In some jurisdictions, bars or even social hosts face liability for providing alcohol to a person who subsequently causes an automobile accident while intoxicated. In Florida, however, bars and restaurants are only liable if they willfully and unlawfully serve or provide alcohol to a person who is under the legal drinking age or if they knowingly serve alcohol to a person who is “habitually addicted” to alcohol. § 768.125, Florida Statutes. In a recent Florida case, the plaintiffs argued that a restaurant had assumed a voluntary duty to keep intoxicated patrons from driving and that its alleged negligence in performing that duty subjected it to liability outside § 768.125.
In De La Torre v. Flanigan’s Enterprises, Inc., the plaintiffs had been injured in a collision with an intoxicated driver. They filed suit against the company that owns and operates the restaurant where the driver had been drinking. The driver became intoxicated while at the restaurant, and the employees stopped serving her alcohol and allegedly started serving her water. She ultimately drove away from the restaurant. Sometime during the night, she entered oncoming traffic and hit the vehicle occupied by the plaintiffs.
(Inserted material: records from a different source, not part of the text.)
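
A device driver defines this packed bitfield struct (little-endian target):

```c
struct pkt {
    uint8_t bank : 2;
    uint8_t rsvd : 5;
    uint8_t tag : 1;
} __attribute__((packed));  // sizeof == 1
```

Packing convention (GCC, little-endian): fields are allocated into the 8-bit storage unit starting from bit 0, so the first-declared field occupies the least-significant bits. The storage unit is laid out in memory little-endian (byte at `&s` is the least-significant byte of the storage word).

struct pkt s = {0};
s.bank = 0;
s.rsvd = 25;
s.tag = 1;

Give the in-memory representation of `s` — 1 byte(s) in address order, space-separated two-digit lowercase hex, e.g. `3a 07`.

e4

bank (2b) val=0 bits=0x0 at bit 0: 0x00
rsvd (5b) val=25 bits=0x19 at bit 2: 0x64
tag (1b) val=1 bits=0x1 at bit 7: 0xe4
word = 0xe4 → little-endian bytes:
  [0]=0xe4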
The restaurant had an internal policy to prevent intoxicated patrons from driving. The plaintiffs alleged that the policy involved the restaurant employees or law enforcement officers taking keys from patrons and ensuring that they took a cab or left with a sober driver. The plaintiffs sued the company that operated the restaurant, claiming it had undertaken a duty to prevent the driver from driving while intoxicated, but it was negligent. The defendant moved to dismiss, contending that § 768.125 precluded liability. The trial court granted the defendant’s motion, and the plaintiffs appealed.